Gli abbiamo rivolto alcune domande dopo la presentazione di “13 Ways of Looking at The Death Penalty” alla libreria Book Passage di San Francisco.
Cosa rappresentano i “13 Modi di guardare alla Pena di Morte”?
Il libro è un modo, per me, di pagare un “debito”. Un debito di amicizia con l’America. E un debito con chi ha sofferto una vita violenta, chi ha creato dolore ad altri, chi sta scontando una pena terribile, magari ritrovando se stesso e diventando un essere umano capace di generosità e compassione.
Un debito di amicizia perché come molti italiani ed europei, amo molte cose di questo straordinario paese e della California, e sono cresciuto non solo con la musica, la letteratura, i luoghi della Beat Generation, ma anche con una gratitudine per il sacrificio fatto da tanti giovani americani per la libertà, per sconfiggere il nazismo. E siccome l’Europa è il primo continente del mondo ad avere, con fatica, rinunciato alla pena di morte (perché dopo due guerre mondiali e la Shoah, dopo i campi di sterminio e le dittature ha costruito una democrazia che non ne può più della morte, e ha saputo rinunciare alla pena capitale senza essere meno sicura dell’America), volevo restituire con questo libro il meglio che abbiamo, come tra amici.
Quale di questi può incidere di più sul panorama internazionale?
Sul terreno internazionale penso che un cambiamento dell’America, di alcuni stati, renderebbe definitiva l’incompatibilità tra democrazia e pena capitale. Adesso è una grande contraddizione. Perché la pena di morte contiene la violazione definitiva del diritto umano a vivere. Non c’è nessuna giustizia retributiva che può giustificarlo. Perché per difendersi la società ha già la prigione, e uccidendo lo stato e la società si abbassano al livello di chi uccide. Legittimano una cultura di morte, mentre vorrebbero difendere una cultura della vita. È una grande contraddizione.
Penso che sia importante il punto di vista delle vittime. Chi ha perso un proprio caro. Tanti non vogliono una morte in più “Do not kill in my name”, dicono. La morte di chi è condannato tiene queste famiglie congelate per anni nel momento più terribile della loro vita.
La California, uno degli stati più liberali degli States, mantiene ancora la pena di morte pur applicandola in casi molto eccezionali.

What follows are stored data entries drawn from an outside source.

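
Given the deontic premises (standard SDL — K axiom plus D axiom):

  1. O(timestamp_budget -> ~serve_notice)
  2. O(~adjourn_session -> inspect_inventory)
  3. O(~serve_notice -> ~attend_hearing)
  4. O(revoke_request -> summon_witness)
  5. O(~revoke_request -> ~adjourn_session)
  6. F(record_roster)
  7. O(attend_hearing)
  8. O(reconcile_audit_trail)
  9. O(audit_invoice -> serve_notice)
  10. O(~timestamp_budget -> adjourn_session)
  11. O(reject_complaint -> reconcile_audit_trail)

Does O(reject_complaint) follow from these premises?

Premise 11 is O(reject_complaint -> reconcile_audit_trail); even if O(reconcile_audit_trail) held, inferring O(reject_complaint) would be affirming the consequent — invalid.
No other premise forces O(reject_complaint). An ideal world satisfying every premise can still have reject_complaint false, so O(reject_complaint) is not derivable.

No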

Qual è la tua opinione al riguardo?
La California oggi è il più grande paradosso. Il più grande braccio della morte del mondo occidentale, 750 persone in attesa del giorno dell’esecuzione. Che forse non arriverà mai. Al ritmo di oggi ci vorrebbero 2500 anni o 3000 anni, una esecuzione ogni quattro. O, se si uccidesse un detenuto a settimana ci vorrebbero 14 anni. È “disfunctional””, costoso, una tortura indiretta, e blocca una parte del sistema giudiziario con gli appelli, fino alla Corte Suprema.
La comunità di Sant’Egidio di cui sei portavoce organizza incontri di preghiera per la pace in tutto il mondo. Cosa significa per te presentare il libro a San Francisco, dove sono nati movimenti pacifisti e per i diritti civili?
La Comunità di Sant’Egidio spero proprio che si affermi partendo da qui, dalla California, con un nuovo referendum, nel 2016, un nuovo diritto, più alto, quello a una giustizia che è sempre capace di rispettare la vita, perché “a Justice that kills stops being Justice”.